The advent of cheap commercial flights has changed the world. Not only did they open up brand new exotic destinations for a week-long getaway like the Canary Islands for Spaniards, southern Spain for Brits and the Caribbean for Americans, but they also effectively ‘did’ the old destinations. After commercial flights became a popular way to get to new and more remote places, those old places had to reinvent themselves or die.

Before the advent of cheap flights, traditional getaways were much closer to home – you had to be able to catch a train or drive there and get back on time. For the English, there were “exotic” resorts on the cold Irish Sea island of the Isle of Man between England and Ireland. For New Yorkers, there were the Catskills.


The Abandoned Catskills

Today, the Catskills are full of old, abandoned resorts. Many of them were casinos and hotels for wealthy New Yorkers who drove or took the train for a break in the Big Apple. Today many of them are collapsing and many more are being demolished.

At its peak, the Catskills had as many as 500 resorts that hosted approximately 150,000 guests annually. It was primarily a popular vacation spot for New York Jewish families. It was popular from the 1920s through the 1960s, but even by the late 1950s things had started to decline, and by the 1970s most had closed and disappeared.

  • Number of stations: 500 at its peak

As fewer people traveled to the Catskills, more train lines were canceled, reducing their connectivity to New York, which also led to more people not getting there. Some big hotel-casinos managed to hang on well into the 1980s – like Grossinger’s Catskill Resort Hotel which finally closed in 1986.

Related: Creepy Catskills: Visit an Old Abandoned Game Farm

The Catskill Game Farm

Other spooky tails from Catskill’s past include the abandoned Catskill Game Farm which finally closed in 2006.

  • Open: 1933
  • Firm: 2006
  • Animals: Once had over 2,000 animals
  • Species: Had 150 species

A new chapter in the site’s history begins in 2012 with the purchase and redevelopment of the property. The former giraffe barn was converted into a hotel and opened to guests in 2019.

Isle of Man – Irish Sea

Like today, many English people wanted to go on a beach holiday to an exotic location. But before the flights, there is no question of visiting the sunny beaches of Spain or the charming blue Greek islands.

But one place they could visit was the scenic Isle of Man in the Irish Sea. The island is unusual in that it is a British Crown dependency – one step away from being a fully independent country. It’s not actually part of the UK.

  • Status: British Crown dependency (one step away from being a fully independent country)
  • Local: The Irish Sea
  • Achieved: By ferry from England (there are also flights today)

Coming here, Brits could reach it with a simple ferry ride and feel like they are in a completely exotic place (it looks a lot like England). If one looks at images from the past of the beautiful seafront capital of Douglas, one will see countless hundreds and thousands of Britons sunbathing on its rather chilly beach.

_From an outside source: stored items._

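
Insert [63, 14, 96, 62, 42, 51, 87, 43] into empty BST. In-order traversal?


Insert 63: root
Insert 14: L from 63
Insert 96: R from 63
Insert 62: L from 63 -> R from 14
Insert 42: L from 63 -> R from 14 -> L from 62
Insert 51: L from 63 -> R from 14 -> L from 62 -> R from 42
Insert 87: R from 63 -> L from 96
Insert 43: L from 63 -> R from 14 -> L from 62 -> R from 42 -> L from 51

In-order: [14, 42, 43, 51, 62, 63, 87, 96]


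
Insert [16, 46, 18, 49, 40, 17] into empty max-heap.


Insert 16: [16]
Insert 46: [46, 16]
Insert 18: [46, 16, 18]
Insert 49: [49, 46, 18, 16]
Insert 40: [49, 46, 18, 16, 40]
Insert 17: [49, 46, 18, 16, 40, 17]

Final heap: [49, 46, 18, 16, 40, 17]


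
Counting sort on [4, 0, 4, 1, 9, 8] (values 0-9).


Input: [4, 0, 4, 1, 9, 8]
Counts: [1, 1, 0, 0, 2, 0, 0, 0, 1, 1]

Sorted: [0, 1, 4, 4, 8, 9]


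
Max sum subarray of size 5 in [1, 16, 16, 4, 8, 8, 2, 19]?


[0:5]: 45
[1:6]: 52
[2:7]: 38
[3:8]: 41

Max: 52 at [1:6]


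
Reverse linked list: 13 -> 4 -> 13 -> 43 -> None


Step 1: curr=13, set curr.next=prev(None) | reversed so far: 13
Step 2: curr=4, set curr.next=prev(13) | reversed so far: 4 -> 13
Step 3: curr=13, set curr.next=prev(4) | reversed so far: 13 -> 4 -> 13
Step 4: curr=43, set curr.next=prev(13) | reversed so far: 43 -> 13 -> 4 -> 13

43 -> 13 -> 4 -> 13 -> None


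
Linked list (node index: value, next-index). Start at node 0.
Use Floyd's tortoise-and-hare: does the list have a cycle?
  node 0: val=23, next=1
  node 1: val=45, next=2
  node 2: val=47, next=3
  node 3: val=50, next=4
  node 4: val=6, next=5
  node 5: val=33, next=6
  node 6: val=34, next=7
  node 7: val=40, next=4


Floyd's tortoise (slow, +1) and hare (fast, +2):
  init: slow=0, fast=0
  step 1: slow=1, fast=2
  step 2: slow=2, fast=4
  step 3: slow=3, fast=6
  step 4: slow=4, fast=4
  slow == fast at node 4: cycle detected

Cycle: yes


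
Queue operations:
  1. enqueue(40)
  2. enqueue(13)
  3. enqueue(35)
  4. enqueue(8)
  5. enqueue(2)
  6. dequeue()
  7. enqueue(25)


enqueue(40) -> [40]
enqueue(13) -> [40, 13]
enqueue(35) -> [40, 13, 35]
enqueue(8) -> [40, 13, 35, 8]
enqueue(2) -> [40, 13, 35, 8, 2]
dequeue()->40, [13, 35, 8, 2]
enqueue(25) -> [13, 35, 8, 2, 25]

Final queue: [13, 35, 8, 2, 25]


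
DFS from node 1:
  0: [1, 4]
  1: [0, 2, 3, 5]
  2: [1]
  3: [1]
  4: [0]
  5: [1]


Visit 1, push [5, 3, 2, 0]
Visit 0, push [4]
Visit 4, push []
Visit 2, push []
Visit 3, push []
Visit 5, push []

DFS order: [1, 0, 4, 2, 3, 5]


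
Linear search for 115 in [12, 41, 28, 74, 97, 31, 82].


i=0: 12!=115
i=1: 41!=115
i=2: 28!=115
i=3: 74!=115
i=4: 97!=115
i=5: 31!=115
i=6: 82!=115

Not found, 7 comps


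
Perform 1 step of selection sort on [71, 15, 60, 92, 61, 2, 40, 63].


Initial: [71, 15, 60, 92, 61, 2, 40, 63]
Step 1: min=2 at 5
  Swap: [2, 15, 60, 92, 61, 71, 40, 63]

After 1 step: [2, 15, 60, 92, 61, 71, 40, 63]


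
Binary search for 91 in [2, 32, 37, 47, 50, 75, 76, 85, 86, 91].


Step 1: lo=0, hi=9, mid=4, val=50
Step 2: lo=5, hi=9, mid=7, val=85
Step 3: lo=8, hi=9, mid=8, val=86
Step 4: lo=9, hi=9, mid=9, val=91

Found at index 9


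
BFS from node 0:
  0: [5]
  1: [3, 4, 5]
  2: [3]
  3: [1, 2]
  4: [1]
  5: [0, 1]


Visit 0, enqueue [5]
Visit 5, enqueue [1]
Visit 1, enqueue [3, 4]
Visit 3, enqueue [2]
Visit 4, enqueue []
Visit 2, enqueue []

BFS order: [0, 5, 1, 3, 4, 2]


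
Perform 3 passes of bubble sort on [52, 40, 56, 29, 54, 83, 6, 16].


Initial: [52, 40, 56, 29, 54, 83, 6, 16]
Pass 1: [40, 52, 29, 54, 56, 6, 16, 83] (5 swaps)
Pass 2: [40, 29, 52, 54, 6, 16, 56, 83] (3 swaps)
Pass 3: [29, 40, 52, 6, 16, 54, 56, 83] (3 swaps)

After 3 passes: [29, 40, 52, 6, 16, 54, 56, 83]


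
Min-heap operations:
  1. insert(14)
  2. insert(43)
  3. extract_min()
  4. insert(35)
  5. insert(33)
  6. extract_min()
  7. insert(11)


insert(14) -> [14]
insert(43) -> [14, 43]
extract_min()->14, [43]
insert(35) -> [35, 43]
insert(33) -> [33, 43, 35]
extract_min()->33, [35, 43]
insert(11) -> [11, 43, 35]

Final heap: [11, 43, 35]


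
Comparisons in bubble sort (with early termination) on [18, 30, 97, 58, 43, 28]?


Algorithm: bubble sort (with early termination)
Input: [18, 30, 97, 58, 43, 28]
Sorted: [18, 28, 30, 43, 58, 97]

15


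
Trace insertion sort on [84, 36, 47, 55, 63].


Initial: [84, 36, 47, 55, 63]
Insert 36: [36, 84, 47, 55, 63]
Insert 47: [36, 47, 84, 55, 63]
Insert 55: [36, 47, 55, 84, 63]
Insert 63: [36, 47, 55, 63, 84]

Sorted: [36, 47, 55, 63, 84]


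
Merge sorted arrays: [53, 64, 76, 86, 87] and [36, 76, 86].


Take 36 from B
Take 53 from A
Take 64 from A
Take 76 from A
Take 76 from B
Take 86 from A
Take 86 from B

Merged: [36, 53, 64, 76, 76, 86, 86, 87]


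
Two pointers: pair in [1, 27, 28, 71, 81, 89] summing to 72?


lo=0(1)+hi=5(89)=90
lo=0(1)+hi=4(81)=82
lo=0(1)+hi=3(71)=72

Yes: 1+71=72


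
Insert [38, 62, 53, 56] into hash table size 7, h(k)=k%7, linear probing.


Insert 38: h=3 -> slot 3
Insert 62: h=6 -> slot 6
Insert 53: h=4 -> slot 4
Insert 56: h=0 -> slot 0

Table: [56, None, None, 38, 53, None, 62]


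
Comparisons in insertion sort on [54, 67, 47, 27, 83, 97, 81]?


Algorithm: insertion sort
Input: [54, 67, 47, 27, 83, 97, 81]
Sorted: [27, 47, 54, 67, 81, 83, 97]

11


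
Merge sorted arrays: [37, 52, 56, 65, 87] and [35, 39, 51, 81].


Take 35 from B
Take 37 from A
Take 39 from B
Take 51 from B
Take 52 from A
Take 56 from A
Take 65 from A
Take 81 from B

Merged: [35, 37, 39, 51, 52, 56, 65, 81, 87]


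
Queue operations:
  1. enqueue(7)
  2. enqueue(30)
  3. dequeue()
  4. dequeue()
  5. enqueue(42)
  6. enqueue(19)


enqueue(7) -> [7]
enqueue(30) -> [7, 30]
dequeue()->7, [30]
dequeue()->30, []
enqueue(42) -> [42]
enqueue(19) -> [42, 19]

Final queue: [42, 19]


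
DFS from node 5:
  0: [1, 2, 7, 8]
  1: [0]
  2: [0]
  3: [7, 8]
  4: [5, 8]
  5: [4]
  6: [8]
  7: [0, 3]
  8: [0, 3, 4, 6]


Visit 5, push [4]
Visit 4, push [8]
Visit 8, push [6, 3, 0]
Visit 0, push [7, 2, 1]
Visit 1, push []
Visit 2, push []
Visit 7, push [3]
Visit 3, push []
Visit 6, push []

DFS order: [5, 4, 8, 0, 1, 2, 7, 3, 6]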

But those days are over, and for the island’s economy to survive, it had to adapt. Today it is home to the famous TT races (when people from all over the world flock to the island to watch motorbike races) and it is a tax haven with offshore banks. It is important in insurance and online gambling. No one goes there to sunbathe on the beach!

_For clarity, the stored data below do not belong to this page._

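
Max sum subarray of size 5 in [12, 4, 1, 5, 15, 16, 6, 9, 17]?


[0:5]: 37
[1:6]: 41
[2:7]: 43
[3:8]: 51
[4:9]: 63

Max: 63 at [4:9]


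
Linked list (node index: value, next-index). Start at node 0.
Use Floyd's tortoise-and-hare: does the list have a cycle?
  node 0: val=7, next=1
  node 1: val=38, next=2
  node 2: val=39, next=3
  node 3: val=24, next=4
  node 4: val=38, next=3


Floyd's tortoise (slow, +1) and hare (fast, +2):
  init: slow=0, fast=0
  step 1: slow=1, fast=2
  step 2: slow=2, fast=4
  step 3: slow=3, fast=4
  step 4: slow=4, fast=4
  slow == fast at node 4: cycle detected

Cycle: yes


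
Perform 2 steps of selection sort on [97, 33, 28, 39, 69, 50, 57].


Initial: [97, 33, 28, 39, 69, 50, 57]
Step 1: min=28 at 2
  Swap: [28, 33, 97, 39, 69, 50, 57]
Step 2: min=33 at 1
  Swap: [28, 33, 97, 39, 69, 50, 57]

After 2 steps: [28, 33, 97, 39, 69, 50, 57]


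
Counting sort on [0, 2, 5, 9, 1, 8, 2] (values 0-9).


Input: [0, 2, 5, 9, 1, 8, 2]
Counts: [1, 1, 2, 0, 0, 1, 0, 0, 1, 1]

Sorted: [0, 1, 2, 2, 5, 8, 9]


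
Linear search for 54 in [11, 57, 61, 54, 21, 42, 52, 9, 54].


i=0: 11!=54
i=1: 57!=54
i=2: 61!=54
i=3: 54==54 found!

Found at 3, 4 comps


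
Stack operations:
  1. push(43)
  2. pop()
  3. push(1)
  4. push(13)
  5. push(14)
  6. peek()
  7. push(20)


push(43) -> [43]
pop()->43, []
push(1) -> [1]
push(13) -> [1, 13]
push(14) -> [1, 13, 14]
peek()->14
push(20) -> [1, 13, 14, 20]

Final stack: [1, 13, 14, 20]


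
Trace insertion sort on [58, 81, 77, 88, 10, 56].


Initial: [58, 81, 77, 88, 10, 56]
Insert 81: [58, 81, 77, 88, 10, 56]
Insert 77: [58, 77, 81, 88, 10, 56]
Insert 88: [58, 77, 81, 88, 10, 56]
Insert 10: [10, 58, 77, 81, 88, 56]
Insert 56: [10, 56, 58, 77, 81, 88]

Sorted: [10, 56, 58, 77, 81, 88]


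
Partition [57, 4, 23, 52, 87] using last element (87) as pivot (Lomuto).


Pivot: 87
  57 <= 87: advance i (no swap)
  4 <= 87: advance i (no swap)
  23 <= 87: advance i (no swap)
  52 <= 87: advance i (no swap)
Place pivot at 4: [57, 4, 23, 52, 87]

Partitioned: [57, 4, 23, 52, 87]


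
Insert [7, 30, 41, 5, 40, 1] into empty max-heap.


Insert 7: [7]
Insert 30: [30, 7]
Insert 41: [41, 7, 30]
Insert 5: [41, 7, 30, 5]
Insert 40: [41, 40, 30, 5, 7]
Insert 1: [41, 40, 30, 5, 7, 1]

Final heap: [41, 40, 30, 5, 7, 1]


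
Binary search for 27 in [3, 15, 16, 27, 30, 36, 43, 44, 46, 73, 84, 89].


Step 1: lo=0, hi=11, mid=5, val=36
Step 2: lo=0, hi=4, mid=2, val=16
Step 3: lo=3, hi=4, mid=3, val=27

Found at index 3


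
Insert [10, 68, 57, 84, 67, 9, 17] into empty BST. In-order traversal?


Insert 10: root
Insert 68: R from 10
Insert 57: R from 10 -> L from 68
Insert 84: R from 10 -> R from 68
Insert 67: R from 10 -> L from 68 -> R from 57
Insert 9: L from 10
Insert 17: R from 10 -> L from 68 -> L from 57

In-order: [9, 10, 17, 57, 67, 68, 84]


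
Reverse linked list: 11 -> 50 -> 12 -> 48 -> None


Step 1: curr=11, set curr.next=prev(None) | reversed so far: 11
Step 2: curr=50, set curr.next=prev(11) | reversed so far: 50 -> 11
Step 3: curr=12, set curr.next=prev(50) | reversed so far: 12 -> 50 -> 11
Step 4: curr=48, set curr.next=prev(12) | reversed so far: 48 -> 12 -> 50 -> 11

48 -> 12 -> 50 -> 11 -> None


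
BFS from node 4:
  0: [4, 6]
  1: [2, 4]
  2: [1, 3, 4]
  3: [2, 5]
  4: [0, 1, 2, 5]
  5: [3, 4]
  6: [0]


Visit 4, enqueue [0, 1, 2, 5]
Visit 0, enqueue [6]
Visit 1, enqueue []
Visit 2, enqueue [3]
Visit 5, enqueue []
Visit 6, enqueue []
Visit 3, enqueue []

BFS order: [4, 0, 1, 2, 5, 6, 3]


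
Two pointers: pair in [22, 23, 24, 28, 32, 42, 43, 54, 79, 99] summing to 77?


lo=0(22)+hi=9(99)=121
lo=0(22)+hi=8(79)=101
lo=0(22)+hi=7(54)=76
lo=1(23)+hi=7(54)=77

Yes: 23+54=77


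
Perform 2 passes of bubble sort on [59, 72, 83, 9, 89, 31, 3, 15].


Initial: [59, 72, 83, 9, 89, 31, 3, 15]
Pass 1: [59, 72, 9, 83, 31, 3, 15, 89] (4 swaps)
Pass 2: [59, 9, 72, 31, 3, 15, 83, 89] (4 swaps)

After 2 passes: [59, 9, 72, 31, 3, 15, 83, 89]


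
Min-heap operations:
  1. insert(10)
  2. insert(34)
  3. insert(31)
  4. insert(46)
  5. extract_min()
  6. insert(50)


insert(10) -> [10]
insert(34) -> [10, 34]
insert(31) -> [10, 34, 31]
insert(46) -> [10, 34, 31, 46]
extract_min()->10, [31, 34, 46]
insert(50) -> [31, 34, 46, 50]

Final heap: [31, 34, 46, 50]


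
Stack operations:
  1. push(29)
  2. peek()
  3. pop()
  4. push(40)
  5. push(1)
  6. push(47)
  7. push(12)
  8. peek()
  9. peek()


push(29) -> [29]
peek()->29
pop()->29, []
push(40) -> [40]
push(1) -> [40, 1]
push(47) -> [40, 1, 47]
push(12) -> [40, 1, 47, 12]
peek()->12
peek()->12

Final stack: [40, 1, 47, 12]


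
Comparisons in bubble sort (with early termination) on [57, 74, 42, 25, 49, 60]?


Algorithm: bubble sort (with early termination)
Input: [57, 74, 42, 25, 49, 60]
Sorted: [25, 42, 49, 57, 60, 74]

14


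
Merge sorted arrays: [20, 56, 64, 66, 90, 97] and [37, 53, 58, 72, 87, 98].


Take 20 from A
Take 37 from B
Take 53 from B
Take 56 from A
Take 58 from B
Take 64 from A
Take 66 from A
Take 72 from B
Take 87 from B
Take 90 from A
Take 97 from A

Merged: [20, 37, 53, 56, 58, 64, 66, 72, 87, 90, 97, 98]


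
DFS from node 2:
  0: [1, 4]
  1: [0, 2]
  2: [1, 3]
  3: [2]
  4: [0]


Visit 2, push [3, 1]
Visit 1, push [0]
Visit 0, push [4]
Visit 4, push []
Visit 3, push []

DFS order: [2, 1, 0, 4, 3]


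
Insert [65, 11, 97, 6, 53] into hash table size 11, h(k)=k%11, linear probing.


Insert 65: h=10 -> slot 10
Insert 11: h=0 -> slot 0
Insert 97: h=9 -> slot 9
Insert 6: h=6 -> slot 6
Insert 53: h=9, 3 probes -> slot 1

Table: [11, 53, None, None, None, None, 6, None, None, 97, 65]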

Related: Why You Should Visit This Scenic Island Between Ireland and the UK Everyone Forgets

City of Salton – Salton Sea

In California, perhaps the biggest booming vacation destination story has been that of Salton City. True, it was serious environmental issues that caused the once-booming shiny new resort town of Salton City to be inhabited by ghosts.

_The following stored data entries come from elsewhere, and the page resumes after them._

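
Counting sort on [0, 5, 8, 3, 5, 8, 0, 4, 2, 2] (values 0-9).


Input: [0, 5, 8, 3, 5, 8, 0, 4, 2, 2]
Counts: [2, 0, 2, 1, 1, 2, 0, 0, 2, 0]

Sorted: [0, 0, 2, 2, 3, 4, 5, 5, 8, 8]


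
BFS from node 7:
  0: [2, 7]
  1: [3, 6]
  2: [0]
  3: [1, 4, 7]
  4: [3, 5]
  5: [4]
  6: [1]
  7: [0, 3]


Visit 7, enqueue [0, 3]
Visit 0, enqueue [2]
Visit 3, enqueue [1, 4]
Visit 2, enqueue []
Visit 1, enqueue [6]
Visit 4, enqueue [5]
Visit 6, enqueue []
Visit 5, enqueue []

BFS order: [7, 0, 3, 2, 1, 4, 6, 5]


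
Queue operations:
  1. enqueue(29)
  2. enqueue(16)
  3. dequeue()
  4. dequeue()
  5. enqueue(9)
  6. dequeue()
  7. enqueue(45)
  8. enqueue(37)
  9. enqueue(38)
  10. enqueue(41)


enqueue(29) -> [29]
enqueue(16) -> [29, 16]
dequeue()->29, [16]
dequeue()->16, []
enqueue(9) -> [9]
dequeue()->9, []
enqueue(45) -> [45]
enqueue(37) -> [45, 37]
enqueue(38) -> [45, 37, 38]
enqueue(41) -> [45, 37, 38, 41]

Final queue: [45, 37, 38, 41]


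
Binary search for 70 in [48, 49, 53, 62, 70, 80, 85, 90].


Step 1: lo=0, hi=7, mid=3, val=62
Step 2: lo=4, hi=7, mid=5, val=80
Step 3: lo=4, hi=4, mid=4, val=70

Found at index 4


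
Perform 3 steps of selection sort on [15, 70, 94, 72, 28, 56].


Initial: [15, 70, 94, 72, 28, 56]
Step 1: min=15 at 0
  Swap: [15, 70, 94, 72, 28, 56]
Step 2: min=28 at 4
  Swap: [15, 28, 94, 72, 70, 56]
Step 3: min=56 at 5
  Swap: [15, 28, 56, 72, 70, 94]

After 3 steps: [15, 28, 56, 72, 70, 94]


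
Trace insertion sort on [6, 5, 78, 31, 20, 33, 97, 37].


Initial: [6, 5, 78, 31, 20, 33, 97, 37]
Insert 5: [5, 6, 78, 31, 20, 33, 97, 37]
Insert 78: [5, 6, 78, 31, 20, 33, 97, 37]
Insert 31: [5, 6, 31, 78, 20, 33, 97, 37]
Insert 20: [5, 6, 20, 31, 78, 33, 97, 37]
Insert 33: [5, 6, 20, 31, 33, 78, 97, 37]
Insert 97: [5, 6, 20, 31, 33, 78, 97, 37]
Insert 37: [5, 6, 20, 31, 33, 37, 78, 97]

Sorted: [5, 6, 20, 31, 33, 37, 78, 97]


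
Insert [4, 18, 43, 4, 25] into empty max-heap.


Insert 4: [4]
Insert 18: [18, 4]
Insert 43: [43, 4, 18]
Insert 4: [43, 4, 18, 4]
Insert 25: [43, 25, 18, 4, 4]

Final heap: [43, 25, 18, 4, 4]


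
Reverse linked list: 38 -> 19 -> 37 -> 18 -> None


Step 1: curr=38, set curr.next=prev(None) | reversed so far: 38
Step 2: curr=19, set curr.next=prev(38) | reversed so far: 19 -> 38
Step 3: curr=37, set curr.next=prev(19) | reversed so far: 37 -> 19 -> 38
Step 4: curr=18, set curr.next=prev(37) | reversed so far: 18 -> 37 -> 19 -> 38

18 -> 37 -> 19 -> 38 -> None


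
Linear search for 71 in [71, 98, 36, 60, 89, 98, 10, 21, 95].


i=0: 71==71 found!

Found at 0, 1 comps


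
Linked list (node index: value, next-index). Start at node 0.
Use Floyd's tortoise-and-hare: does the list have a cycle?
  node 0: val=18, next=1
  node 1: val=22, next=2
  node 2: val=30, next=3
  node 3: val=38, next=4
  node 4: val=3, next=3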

  • Planned city: 40,000 residents with 12,000 residential lots
  • Actual population: 978 in 2000 (5,611 in 2020)
  • See: The infrastructure for 40,000 people who never came

To visit it today is a journey into the apocalypse and a place that could not be reinvented. The Salton Sea was once a place for swimmers and boaters only, but today it is toxic, shrunken, a major health issue, nearly all fish have died and birds have moved away.